Here’s my thing with the show, though. And it’s funny I wrote earlier that USA hadn’t cracked the top tier of programming yet, because that’s exactly what this feels like. An “almost edgy” show. And heck, that may have been what Levine was going for. Maybe that’s what USA wanted and so that’s what he gave them. But Rush isn’t edgy enough to hang with shows like Breaking Bad and House of Cards. It was definitely edgier than shows you find on network TV, but that doesn’t get you a seat at the cool kids table.
The biggest chance it took was Red and the girlfriend-beating. Walking in after Red had teed up on his woman and Rush not doing anything about it was hard to watch. But that’s what you have to do as a writer if you’re writing this kind of material. You have to create uncomfortable situations. It’s what helps you stand out from the competition.

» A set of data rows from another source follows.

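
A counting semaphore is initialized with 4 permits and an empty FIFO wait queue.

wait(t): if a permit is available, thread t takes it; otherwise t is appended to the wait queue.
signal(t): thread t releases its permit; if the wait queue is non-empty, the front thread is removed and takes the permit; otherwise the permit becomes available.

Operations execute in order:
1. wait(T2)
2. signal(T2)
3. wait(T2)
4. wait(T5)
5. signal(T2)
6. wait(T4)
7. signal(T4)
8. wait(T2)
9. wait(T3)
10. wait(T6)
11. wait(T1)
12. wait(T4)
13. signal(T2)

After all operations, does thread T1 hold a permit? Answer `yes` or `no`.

Step 1: wait(T2) -> count=3 queue=[] holders={T2}
Step 2: signal(T2) -> count=4 queue=[] holders={none}
Step 3: wait(T2) -> count=3 queue=[] holders={T2}
Step 4: wait(T5) -> count=2 queue=[] holders={T2,T5}
Step 5: signal(T2) -> count=3 queue=[] holders={T5}
Step 6: wait(T4) -> count=2 queue=[] holders={T4,T5}
Step 7: signal(T4) -> count=3 queue=[] holders={T5}
Step 8: wait(T2) -> count=2 queue=[] holders={T2,T5}
Step 9: wait(T3) -> count=1 queue=[] holders={T2,T3,T5}
Step 10: wait(T6) -> count=0 queue=[] holders={T2,T3,T5,T6}
Step 11: wait(T1) -> count=0 queue=[T1] holders={T2,T3,T5,T6}
Step 12: wait(T4) -> count=0 queue=[T1,T4] holders={T2,T3,T5,T6}
Step 13: signal(T2) -> count=0 queue=[T4] holders={T1,T3,T5,T6}
Final holders: {T1,T3,T5,T6} -> T1 in holders

Answer: yes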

With that said, it still felt too safe. There was never a moment where I felt something truly shocking was going to happen. Like at the end of the “Shield” pilot where our hero cop just shoots a man in cold blood. Once that shit happens, the relationship changes between the writer and the audience. The audience no longer feels comfortable. They feel like the floor can slide out from under them at any second. And that’s a great place to have an audience because it keeps them excited. The Walking Dead and Game of Thrones have become famous for this. Here, everything felt like one of those USA posters with their Kardashian lighting and that big safe blue sky in the background to let you know everything was going to be okay in the end. I wasn’t scared.
That’s not to say this was a bad pilot by any means. It had a handful of really good scenes, including a star-maker in the middle where Rush is performing surgery on this gangster using clueless fellow gangsters as nurses and working with practically no equipment. The highlight is when they blow a fuse and the lights go out, leaving the room dark, and Rush tells everyone to get their phones out and hold them over the body to light it as he continued to save the man. It was a cool image and something I’d never seen before.

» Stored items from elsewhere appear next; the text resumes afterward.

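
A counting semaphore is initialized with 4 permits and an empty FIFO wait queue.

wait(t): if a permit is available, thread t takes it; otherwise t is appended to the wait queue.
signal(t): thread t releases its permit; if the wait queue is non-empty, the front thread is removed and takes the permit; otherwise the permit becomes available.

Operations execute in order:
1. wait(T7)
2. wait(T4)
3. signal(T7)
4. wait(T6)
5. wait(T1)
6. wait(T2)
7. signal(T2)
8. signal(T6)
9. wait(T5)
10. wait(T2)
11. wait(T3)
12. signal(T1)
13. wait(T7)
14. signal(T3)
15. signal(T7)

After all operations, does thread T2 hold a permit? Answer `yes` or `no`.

Step 1: wait(T7) -> count=3 queue=[] holders={T7}
Step 2: wait(T4) -> count=2 queue=[] holders={T4,T7}
Step 3: signal(T7) -> count=3 queue=[] holders={T4}
Step 4: wait(T6) -> count=2 queue=[] holders={T4,T6}
Step 5: wait(T1) -> count=1 queue=[] holders={T1,T4,T6}
Step 6: wait(T2) -> count=0 queue=[] holders={T1,T2,T4,T6}
Step 7: signal(T2) -> count=1 queue=[] holders={T1,T4,T6}
Step 8: signal(T6) -> count=2 queue=[] holders={T1,T4}
Step 9: wait(T5) -> count=1 queue=[] holders={T1,T4,T5}
Step 10: wait(T2) -> count=0 queue=[] holders={T1,T2,T4,T5}
Step 11: wait(T3) -> count=0 queue=[T3] holders={T1,T2,T4,T5}
Step 12: signal(T1) -> count=0 queue=[] holders={T2,T3,T4,T5}
Step 13: wait(T7) -> count=0 queue=[T7] holders={T2,T3,T4,T5}
Step 14: signal(T3) -> count=0 queue=[] holders={T2,T4,T5,T7}
Step 15: signal(T7) -> count=1 queue=[] holders={T2,T4,T5}
Final holders: {T2,T4,T5} -> T2 in holders

Answer: yes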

Levine also shows how to hide exposition well. Remember, when you’re trying to give the audience information, you can’t have your character stand up on a podium and call out all the facts. The audience will groan. You need to be clever. So let’s say you have to tell the audience that Sarah and Rush have been together for four years. How would you go about conveying that without drawing attention to it? Go ahead, write the dialogue now then compare it to below. Notice how Levine hides the info inside a comeback line from Sarah.
That’s good writing!
But in the end, while I’d probably recommend reading it, Rush had too many traces of ‘formula’ for me to really get behind it. I like my TV serialized, so it takes a good procedural to win me over. And this felt like House mixed with Royal paints (or how Royal Pains looks, since I’ve never seen it). My hope is that they’re going to push the boundaries with this show and take things up a notch. No more big, bright, and pretty. Give us rusted and broken. We’ll see what Levine has in store for us soon.

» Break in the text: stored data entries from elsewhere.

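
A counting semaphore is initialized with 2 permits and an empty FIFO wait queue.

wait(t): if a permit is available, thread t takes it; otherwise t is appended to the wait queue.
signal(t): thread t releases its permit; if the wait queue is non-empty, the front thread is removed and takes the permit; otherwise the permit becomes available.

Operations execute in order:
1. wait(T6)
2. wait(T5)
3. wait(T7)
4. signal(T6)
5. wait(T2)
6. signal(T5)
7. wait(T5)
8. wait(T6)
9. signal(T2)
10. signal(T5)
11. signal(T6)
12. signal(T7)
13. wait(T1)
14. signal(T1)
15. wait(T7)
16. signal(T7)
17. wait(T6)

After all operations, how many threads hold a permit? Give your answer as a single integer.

Answer: 1

Derivation:
Step 1: wait(T6) -> count=1 queue=[] holders={T6}
Step 2: wait(T5) -> count=0 queue=[] holders={T5,T6}
Step 3: wait(T7) -> count=0 queue=[T7] holders={T5,T6}
Step 4: signal(T6) -> count=0 queue=[] holders={T5,T7}
Step 5: wait(T2) -> count=0 queue=[T2] holders={T5,T7}
Step 6: signal(T5) -> count=0 queue=[] holders={T2,T7}
Step 7: wait(T5) -> count=0 queue=[T5] holders={T2,T7}
Step 8: wait(T6) -> count=0 queue=[T5,T6] holders={T2,T7}
Step 9: signal(T2) -> count=0 queue=[T6] holders={T5,T7}
Step 10: signal(T5) -> count=0 queue=[] holders={T6,T7}
Step 11: signal(T6) -> count=1 queue=[] holders={T7}
Step 12: signal(T7) -> count=2 queue=[] holders={none}
Step 13: wait(T1) -> count=1 queue=[] holders={T1}
Step 14: signal(T1) -> count=2 queue=[] holders={none}
Step 15: wait(T7) -> count=1 queue=[] holders={T7}
Step 16: signal(T7) -> count=2 queue=[] holders={none}
Step 17: wait(T6) -> count=1 queue=[] holders={T6}
Final holders: {T6} -> 1 thread(s)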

[ ] what the hell did I just read?
[ ] wasn’t for me
[x] worth the read
[ ] impressive
[ ] genius
What I learned: (The Uncertainty Factor) Remember, one of the best types of TV characters are the ones with a shitty moral compass. Give us a protag who lives right on that line between good and bad, so that every situation they’re in, we’re not sure what they’re going to do. So when Rush walks into a room, is he going to help the client (Red), even though it means someone else gets fucked (the battered girlfriend), or is he going to do the right thing and save the person in need? That’s what makes shows like this exciting, is the uncertainty-factor whenever our character walks into a situation.